Irmão de Virginia Fonseca é condenado por importunação sexual em Goiás
Quem é William Gusmão, irmão de Virginia condenado por importunação sexual em Goiás
William Pimenta Gusmão, irmão da influenciadora Virginia Fonseca, foi condenado por importunação sexual pela 1ª Câmara Criminal do Tribunal de Justiça de Goiás (TJ-GO). A defesa do empresário informou que recorrerá da decisão e afirmou que ainda existem recursos disponíveis nos tribunais superiores.
Além da relação familiar com Virginia, William atua como empresário no setor de beleza. Ele é fundador da marca Summer Beauty e mantém forte presença nas redes sociais, onde reúne mais de um milhão de seguidores no Instagram.

Relembre o caso
O processo teve origem em uma denúncia registrada em 2023 por Rauriceia Martins da Costa. Segundo o relato apresentado à polícia, William teria colocado a mão por dentro da calça da mulher enquanto ambos posavam para uma fotografia.
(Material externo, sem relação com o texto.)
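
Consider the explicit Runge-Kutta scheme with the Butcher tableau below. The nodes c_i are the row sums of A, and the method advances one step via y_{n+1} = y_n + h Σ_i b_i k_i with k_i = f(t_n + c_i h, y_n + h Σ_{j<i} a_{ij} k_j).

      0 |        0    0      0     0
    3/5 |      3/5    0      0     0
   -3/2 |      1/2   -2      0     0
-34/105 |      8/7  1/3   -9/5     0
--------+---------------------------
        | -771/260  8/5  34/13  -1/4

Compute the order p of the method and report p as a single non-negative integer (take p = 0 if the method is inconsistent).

1

b = (-771/260, 8/5, 34/13, -1/4)
c = (0, 3/5, -3/2, -34/105)
Ac = (0, 0, -6/5, 29/10)
Σ b_i: (-771/260)·1 + 8/5·1 + 34/13·1 + (-1/4)·1 = 1 ✓
b·c: 8/5·3/5 + 34/13·(-3/2) + (-1/4)·(-34/105) = -39341/13650 ≠ 1/2 ⇒ order 1.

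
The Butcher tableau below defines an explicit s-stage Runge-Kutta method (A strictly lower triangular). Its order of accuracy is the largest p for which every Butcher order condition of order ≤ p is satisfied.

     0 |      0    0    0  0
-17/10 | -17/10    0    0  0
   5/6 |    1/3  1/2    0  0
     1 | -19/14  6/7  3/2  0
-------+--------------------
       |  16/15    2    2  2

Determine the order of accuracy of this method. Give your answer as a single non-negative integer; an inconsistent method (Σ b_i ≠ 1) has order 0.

b = (16/15, 2, 2, 2)
c = (0, -17/10, 5/6, 1)
Ac = (0, 0, -17/20, -29/140)
Σ b_i: 16/15·1 + 2·1 + 2·1 + 2·1 = 106/15 ≠ 1 ⇒ order 0.

0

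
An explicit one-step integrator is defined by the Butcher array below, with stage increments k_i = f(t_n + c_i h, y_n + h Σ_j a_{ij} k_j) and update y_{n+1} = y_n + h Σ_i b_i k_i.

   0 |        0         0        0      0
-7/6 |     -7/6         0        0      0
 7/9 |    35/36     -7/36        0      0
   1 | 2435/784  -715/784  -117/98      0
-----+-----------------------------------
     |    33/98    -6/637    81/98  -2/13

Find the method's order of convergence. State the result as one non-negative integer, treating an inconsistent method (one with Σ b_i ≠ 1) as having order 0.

b = (33/98, -6/637, 81/98, -2/13)
c = (0, -7/6, 7/9, 1)
Ac = (0, 0, 49/216, 13/96)
Σ b_i: 33/98·1 + (-6/637)·1 + 81/98·1 + (-2/13)·1 = 1 ✓
b·c: (-6/637)·(-7/6) + 81/98·7/9 + (-2/13)·1 = 1/2 ✓
b·c²: (-6/637)·49/36 + 81/98·49/81 + (-2/13)·1 = 1/3 ✓
b·Ac: 81/98·49/216 + (-2/13)·13/96 = 1/6 ✓
b·c³: (-6/637)·(-343/216) + 81/98·343/729 + (-2/13)·1 = 1/4 ✓
b·(c∘Ac): 81/98·343/1944 + (-2/13)·13/96 = 1/8 ✓
b·Ac²: 81/98·(-343/1296) + (-2/13)·(-377/192) = 1/12 ✓
b·A²c: (-2/13)·(-13/48) = 1/24 ✓; 4 stages ⇒ order 4.

4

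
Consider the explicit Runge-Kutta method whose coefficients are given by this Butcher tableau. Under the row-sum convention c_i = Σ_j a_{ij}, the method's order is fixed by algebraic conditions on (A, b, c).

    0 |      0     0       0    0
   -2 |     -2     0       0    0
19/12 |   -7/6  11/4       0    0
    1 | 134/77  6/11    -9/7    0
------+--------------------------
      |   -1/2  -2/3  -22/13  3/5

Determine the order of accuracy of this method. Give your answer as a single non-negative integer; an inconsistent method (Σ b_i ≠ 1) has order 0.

b = (-1/2, -2/3, -22/13, 3/5)
c = (0, -2, 19/12, 1)
Ac = (0, 0, -11/2, -963/308)
Σ b_i: (-1/2)·1 + (-2/3)·1 + (-22/13)·1 + 3/5·1 = -881/390 ≠ 1 ⇒ order 0.

0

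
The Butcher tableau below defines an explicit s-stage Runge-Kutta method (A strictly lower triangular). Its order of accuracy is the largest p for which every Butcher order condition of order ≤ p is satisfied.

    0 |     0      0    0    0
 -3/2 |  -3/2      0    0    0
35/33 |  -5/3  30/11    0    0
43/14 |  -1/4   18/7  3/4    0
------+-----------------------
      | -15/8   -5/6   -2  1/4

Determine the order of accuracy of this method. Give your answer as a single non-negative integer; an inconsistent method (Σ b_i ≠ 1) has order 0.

0

b = (-15/8, -5/6, -2, 1/4)
c = (0, -3/2, 35/33, 43/14)
Ac = (0, 0, -45/11, -943/308)
Σ b_i: (-15/8)·1 + (-5/6)·1 + (-2)·1 + 1/4·1 = -107/24 ≠ 1 ⇒ order 0.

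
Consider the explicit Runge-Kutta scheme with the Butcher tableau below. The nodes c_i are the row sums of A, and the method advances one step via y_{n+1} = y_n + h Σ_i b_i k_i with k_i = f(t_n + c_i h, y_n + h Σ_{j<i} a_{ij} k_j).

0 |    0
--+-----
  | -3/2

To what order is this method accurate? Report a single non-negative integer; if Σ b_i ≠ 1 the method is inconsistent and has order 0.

0

b = (-3/2)
c = (0)
Σ b_i: (-3/2)·1 = -3/2 ≠ 1 ⇒ order 0.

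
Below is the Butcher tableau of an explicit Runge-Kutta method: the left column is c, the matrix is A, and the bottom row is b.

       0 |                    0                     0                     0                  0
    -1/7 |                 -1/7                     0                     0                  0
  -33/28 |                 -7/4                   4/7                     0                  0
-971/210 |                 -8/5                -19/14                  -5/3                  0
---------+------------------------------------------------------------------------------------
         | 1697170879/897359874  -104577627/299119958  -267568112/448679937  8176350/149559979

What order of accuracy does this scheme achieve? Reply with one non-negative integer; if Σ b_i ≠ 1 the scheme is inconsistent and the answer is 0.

b = (1697170879/897359874, -104577627/299119958, -267568112/448679937, 8176350/149559979)
c = (0, -1/7, -33/28, -971/210)
Ac = (0, 0, -4/49, 423/196)
Σ b_i: 1697170879/897359874·1 + (-104577627/299119958)·1 + (-267568112/448679937)·1 + 8176350/149559979·1 = 1 ✓
b·c: (-104577627/299119958)·(-1/7) + (-267568112/448679937)·(-33/28) + 8176350/149559979·(-971/210) = 1/2 ✓
b·c²: (-104577627/299119958)·1/49 + (-267568112/448679937)·1089/784 + 8176350/149559979·942841/44100 = 1/3 ✓
b·Ac: (-267568112/448679937)·(-4/49) + 8176350/149559979·423/196 = 1/6 ✓
b·c³: (-104577627/299119958)·(-1/343) + (-267568112/448679937)·(-35937/21952) + 8176350/149559979·(-915498611/9261000) = -1459960045078/329779753695 ≠ 1/4 ⇒ order 3.
b·(c∘Ac): (-267568112/448679937)·33/343 + 8176350/149559979·(-136911/13720) = -17673746059/29313755884 ≠ 1/8
b·Ac²: (-267568112/448679937)·4/343 + 8176350/149559979·(-12857/5488) = -3392799541/25126076472 ≠ 1/12
b·A²c: 8176350/149559979·20/147 = 7787000/1046919853 ≠ 1/24

3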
Após a investigação, o Ministério Público ofereceu denúncia, e o empresário se tornou réu em dezembro de 2023. Entretanto, em fevereiro de 2025, a Justiça de primeira instância decidiu absolvê-lo por falta de provas.
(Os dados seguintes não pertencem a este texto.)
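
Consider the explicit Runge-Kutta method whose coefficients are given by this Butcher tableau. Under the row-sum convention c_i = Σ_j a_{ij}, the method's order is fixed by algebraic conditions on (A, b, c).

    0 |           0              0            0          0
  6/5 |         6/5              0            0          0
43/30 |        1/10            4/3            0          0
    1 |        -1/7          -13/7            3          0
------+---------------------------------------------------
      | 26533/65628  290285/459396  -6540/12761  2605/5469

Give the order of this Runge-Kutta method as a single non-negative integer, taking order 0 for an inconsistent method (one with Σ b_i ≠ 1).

3

b = (26533/65628, 290285/459396, -6540/12761, 2605/5469)
c = (0, 6/5, 43/30, 1)
Ac = (0, 0, 8/5, 29/14)
Σ b_i: 26533/65628·1 + 290285/459396·1 + (-6540/12761)·1 + 2605/5469·1 = 1 ✓
b·c: 290285/459396·6/5 + (-6540/12761)·43/30 + 2605/5469·1 = 1/2 ✓
b·c²: 290285/459396·36/25 + (-6540/12761)·1849/900 + 2605/5469·1 = 1/3 ✓
b·Ac: (-6540/12761)·8/5 + 2605/5469·29/14 = 1/6 ✓
b·c³: 290285/459396·216/125 + (-6540/12761)·79507/27000 + 2605/5469·1 = 48449/820350 ≠ 1/4 ⇒ order 3.
b·(c∘Ac): (-6540/12761)·172/75 + 2605/5469·29/14 = -72227/382830 ≠ 1/8
b·Ac²: (-6540/12761)·48/25 + 2605/5469·7327/2100 = 222449/328140 ≠ 1/12
b·A²c: 2605/5469·24/5 = 4168/1823 ≠ 1/24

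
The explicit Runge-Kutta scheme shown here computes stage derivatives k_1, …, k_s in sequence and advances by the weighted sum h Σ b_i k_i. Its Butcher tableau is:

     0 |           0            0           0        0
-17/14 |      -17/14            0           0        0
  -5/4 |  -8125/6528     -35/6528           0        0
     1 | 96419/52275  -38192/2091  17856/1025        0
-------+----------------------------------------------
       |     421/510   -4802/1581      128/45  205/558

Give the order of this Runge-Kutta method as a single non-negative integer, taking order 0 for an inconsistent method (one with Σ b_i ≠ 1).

4

b = (421/510, -4802/1581, 128/45, 205/558)
c = (0, -17/14, -5/4, 1)
Ac = (0, 0, 5/768, 248/615)
Σ b_i: 421/510·1 + (-4802/1581)·1 + 128/45·1 + 205/558·1 = 1 ✓
b·c: (-4802/1581)·(-17/14) + 128/45·(-5/4) + 205/558·1 = 1/2 ✓
b·c²: (-4802/1581)·289/196 + 128/45·25/16 + 205/558·1 = 1/3 ✓
b·Ac: 128/45·5/768 + 205/558·248/615 = 1/6 ✓
b·c³: (-4802/1581)·(-4913/2744) + 128/45·(-125/64) + 205/558·1 = 1/4 ✓
b·(c∘Ac): 128/45·(-25/3072) + 205/558·248/615 = 1/8 ✓
b·Ac²: 128/45·(-85/10752) + 205/558·248/861 = 1/12 ✓
b·A²c: 205/558·93/820 = 1/24 ✓; 4 stages ⇒ order 4.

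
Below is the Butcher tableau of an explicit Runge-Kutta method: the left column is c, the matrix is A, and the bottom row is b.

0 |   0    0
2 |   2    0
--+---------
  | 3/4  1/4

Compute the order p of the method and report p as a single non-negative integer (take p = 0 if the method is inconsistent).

2

b = (3/4, 1/4)
c = (0, 2)
Σ b_i: 3/4·1 + 1/4·1 = 1 ✓
b·c: 1/4·2 = 1/2 ✓; 2 stages ⇒ order 2.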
Enquanto o processo tramitava, Rauriceia foi indiciada por falsa acusação, denunciação caluniosa e ameaça. A esposa dela, Juliana, também foi indiciada por falso testemunho.

Agora, a 1ª Câmara Criminal do TJ-GO reformou a decisão anterior e condenou William pelo crime de importunação sexual.
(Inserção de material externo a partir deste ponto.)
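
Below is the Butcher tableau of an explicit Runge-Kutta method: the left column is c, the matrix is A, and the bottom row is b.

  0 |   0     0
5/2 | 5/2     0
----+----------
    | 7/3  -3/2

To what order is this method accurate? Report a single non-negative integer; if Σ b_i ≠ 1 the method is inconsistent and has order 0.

0

b = (7/3, -3/2)
c = (0, 5/2)
Σ b_i: 7/3·1 + (-3/2)·1 = 5/6 ≠ 1 ⇒ order 0.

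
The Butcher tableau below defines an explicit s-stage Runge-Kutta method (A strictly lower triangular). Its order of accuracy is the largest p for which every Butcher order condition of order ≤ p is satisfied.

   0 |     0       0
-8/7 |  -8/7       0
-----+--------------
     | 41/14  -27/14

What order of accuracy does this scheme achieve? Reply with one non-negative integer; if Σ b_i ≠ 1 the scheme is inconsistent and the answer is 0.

b = (41/14, -27/14)
c = (0, -8/7)
Σ b_i: 41/14·1 + (-27/14)·1 = 1 ✓
b·c: (-27/14)·(-8/7) = 108/49 ≠ 1/2 ⇒ order 1.

1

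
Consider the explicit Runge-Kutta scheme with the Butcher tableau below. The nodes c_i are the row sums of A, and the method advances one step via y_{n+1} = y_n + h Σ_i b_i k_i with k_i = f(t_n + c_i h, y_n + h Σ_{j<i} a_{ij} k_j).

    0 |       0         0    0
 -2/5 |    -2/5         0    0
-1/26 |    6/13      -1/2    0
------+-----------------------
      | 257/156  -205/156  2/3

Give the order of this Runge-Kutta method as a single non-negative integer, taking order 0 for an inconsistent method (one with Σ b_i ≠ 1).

2

b = (257/156, -205/156, 2/3)
c = (0, -2/5, -1/26)
Ac = (0, 0, 1/5)
Σ b_i: 257/156·1 + (-205/156)·1 + 2/3·1 = 1 ✓
b·c: (-205/156)·(-2/5) + 2/3·(-1/26) = 1/2 ✓
b·c²: (-205/156)·4/25 + 2/3·1/676 = -1061/5070 ≠ 1/3 ⇒ order 2.
b·Ac: 2/3·1/5 = 2/15 ≠ 1/6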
Empresário também esteve no centro de outras repercussões
Nos últimos meses, William voltou a chamar atenção nas redes sociais por outro motivo. O empresário revelou que não participou da festa de aniversário de Virginia Fonseca, realizada em Madri, na Espanha.
Após a repercussão, familiares negaram qualquer desentendimento entre os irmãos e afirmaram que não existe crise na relação familiar.
Além da atuação como empresário, William é pai de Gabriel, nascido em julho de 2023, fruto do relacionamento com Mellody Barreto.

Defesa afirma que vai recorrer
Após a condenação, a defesa de William Gusmão divulgou uma nota afirmando que pretende recorrer da decisão.
Os advogados destacaram que tanto o promotor responsável pelo caso na primeira instância quanto um procurador de Justiça emitiram pareceres favoráveis à absolvição do empresário durante a tramitação do processo.
Em nota, a defesa afirmou que a decisão não é definitiva e que utilizará todos os recursos previstos na legislação para tentar reverter a condenação.
Segundo os advogados, os pareceres do Ministério Público apontavam ausência de provas e de materialidade para sustentar a condenação.